Nana, in the same vein as Paradise Kiss, features well-dressed characters (that’s where the sweeping similarities end) Nana Osaki and Nana Komatsu as they have a chance encounter on a train and end up living in the same Tokyo apartment, on the seventh floor of a building with no elevator in apartment 707 (nana means seven in Japanese, so puns! Or wordplay…Just go with it!).
And Nana, like Honey and Clover, is where my heart lies when it comes to josei manga. This is the story of a struggling musician (Nana Osaki) who has shunned her former, and now-rock star, boyfriend Ren and is trying to find her own niche in music, and of a woman chasing love wherever it leads her (Nana Komatsu).

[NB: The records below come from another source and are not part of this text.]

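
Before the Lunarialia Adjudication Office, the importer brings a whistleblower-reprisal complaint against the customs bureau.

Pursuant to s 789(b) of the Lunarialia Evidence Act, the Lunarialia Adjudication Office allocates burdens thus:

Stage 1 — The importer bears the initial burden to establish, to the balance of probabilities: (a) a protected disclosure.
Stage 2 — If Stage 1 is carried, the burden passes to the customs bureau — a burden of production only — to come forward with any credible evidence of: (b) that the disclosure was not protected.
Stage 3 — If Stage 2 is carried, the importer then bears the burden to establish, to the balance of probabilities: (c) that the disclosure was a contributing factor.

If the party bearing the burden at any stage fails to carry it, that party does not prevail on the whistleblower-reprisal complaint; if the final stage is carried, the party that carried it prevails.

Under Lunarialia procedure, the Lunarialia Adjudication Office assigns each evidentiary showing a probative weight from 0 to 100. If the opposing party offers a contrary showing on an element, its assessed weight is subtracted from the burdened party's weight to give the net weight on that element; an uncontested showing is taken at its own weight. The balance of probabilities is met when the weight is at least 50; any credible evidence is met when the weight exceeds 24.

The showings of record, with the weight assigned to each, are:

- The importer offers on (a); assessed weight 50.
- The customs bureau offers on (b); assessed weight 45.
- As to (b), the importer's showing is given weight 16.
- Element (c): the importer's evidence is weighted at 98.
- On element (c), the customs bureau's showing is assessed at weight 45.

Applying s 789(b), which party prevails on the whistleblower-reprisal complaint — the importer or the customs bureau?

importer

Stage 1 — burden on importer; standard: the balance of probabilities (weight is at least 50).
    (a): 50 ≥ 50 [met]
  Stage 1 is satisfied; the onus moves to the customs bureau.
Stage 2 — burden on customs bureau; standard: any credible evidence (weight exceeds 24).
    (b): 45 − 16 = 29 > 24 [met]
  All elements met. The burden passes to the importer.
Stage 3 — burden on importer; standard: the balance of probabilities (weight is at least 50).
    (c): 98 − 45 = 53 ≥ 50 [met]
  The importer carries the last stage.
All stages carried — the importer prevails.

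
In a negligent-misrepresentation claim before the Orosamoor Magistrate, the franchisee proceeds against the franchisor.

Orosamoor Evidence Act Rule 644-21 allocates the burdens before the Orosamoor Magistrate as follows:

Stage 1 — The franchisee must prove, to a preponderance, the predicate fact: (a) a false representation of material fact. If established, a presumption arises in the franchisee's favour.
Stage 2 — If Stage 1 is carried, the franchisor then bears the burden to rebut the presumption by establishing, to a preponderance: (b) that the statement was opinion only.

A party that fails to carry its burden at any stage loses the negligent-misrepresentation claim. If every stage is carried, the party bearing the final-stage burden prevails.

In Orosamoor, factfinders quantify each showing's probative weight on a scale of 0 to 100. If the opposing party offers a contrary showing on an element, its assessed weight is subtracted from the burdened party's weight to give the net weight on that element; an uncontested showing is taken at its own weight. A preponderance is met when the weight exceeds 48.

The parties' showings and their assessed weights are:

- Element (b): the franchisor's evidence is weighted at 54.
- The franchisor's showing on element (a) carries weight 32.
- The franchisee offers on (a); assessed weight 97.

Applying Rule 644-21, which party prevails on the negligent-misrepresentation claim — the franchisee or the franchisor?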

Nana does shy away from any topic. Nana O talks with Ren about having to take the pill because they can’t afford a child; Ren counters that he’d quit music and work hard labor just to provide for the both of them. Ren, a child abandoned, would like nothing more than a family. Nana O, abandoned by her mother to the care of her grandmother, clings to those around her in her heart so she never loses them, even if they’re gone from her physically. It’s why her sort of father-daughter relationship with Yasu, her band’s drummer, comes from.
Nana K, nicknamed Hachi after the hachiko dog and because that’s Japanese for the number eight, chases her then-boyfriend (after her teacher in high school, after the video store guy, after the married man Takashi Asano…) Shoji to Tokyo just to be with him after a year of studying. She finds, inexplicably, the boys that would cause her the most pain. “Growing up,” as the opening monologue describes, “surrounded by mountains… the middle of three daughters,” Nana is the one with the most stable home life, yet she finds adulthood the hardest because she just wants to find love when love is something you work for.
Ai Yazawa heralded a new manga era in my life, manga that included josei, and I’m better off for it. As gateway josei manga go, Nana and Paradise Kiss are as good a place to start as any, and both are still in print, which is a bonus. Your mileage may vary, but any of the above manga I just suggested would be great starting points. Plus they’re funny.